A importância da “Internacional Progressista” de Bernie Sanders, Varoufakis e, em breve, Haddad. Por Kiko Nogueira

Haddad, Sanders e Varoufakis: Internacional Progressista

 

Não poderia haver melhor momento para Fernando Haddad voltar à arena política do que na esteira do convite que recebeu para ingressar numa frente progressista mundial.

A ideia é do ex-ministro das Finanças da Grécia Yanis Varoufakis, que enviou-lhe uma carta.

Varoufakis encabeça o movimento ao lado do senador americano Bernie Sanders, do Partido Democrata.

O lançamento está marcado para o dia 1º de dezembro em Nova York.

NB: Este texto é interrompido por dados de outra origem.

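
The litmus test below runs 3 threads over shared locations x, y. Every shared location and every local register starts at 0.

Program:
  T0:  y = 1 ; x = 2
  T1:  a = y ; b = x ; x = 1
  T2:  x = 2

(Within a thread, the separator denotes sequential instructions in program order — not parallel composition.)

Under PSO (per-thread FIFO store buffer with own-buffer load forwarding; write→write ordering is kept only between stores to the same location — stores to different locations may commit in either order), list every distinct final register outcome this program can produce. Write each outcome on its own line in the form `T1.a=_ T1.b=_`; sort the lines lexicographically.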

O projeto de Sanders e Varoufakis começou a tomar forma em setembro como uma resistência à ascensão da extrema direita no planeta, representada, principalmente, por Donald Trump.

Num diálogo entabulado no jornal britânico The Guardian, em que um respondeu ao artigo do outro, descreveram a necessidade urgente de uma “Internacional Progressista” que pudesse reunir lideranças em torno de uma visão de prosperidade compartilhada, segurança e dignidade.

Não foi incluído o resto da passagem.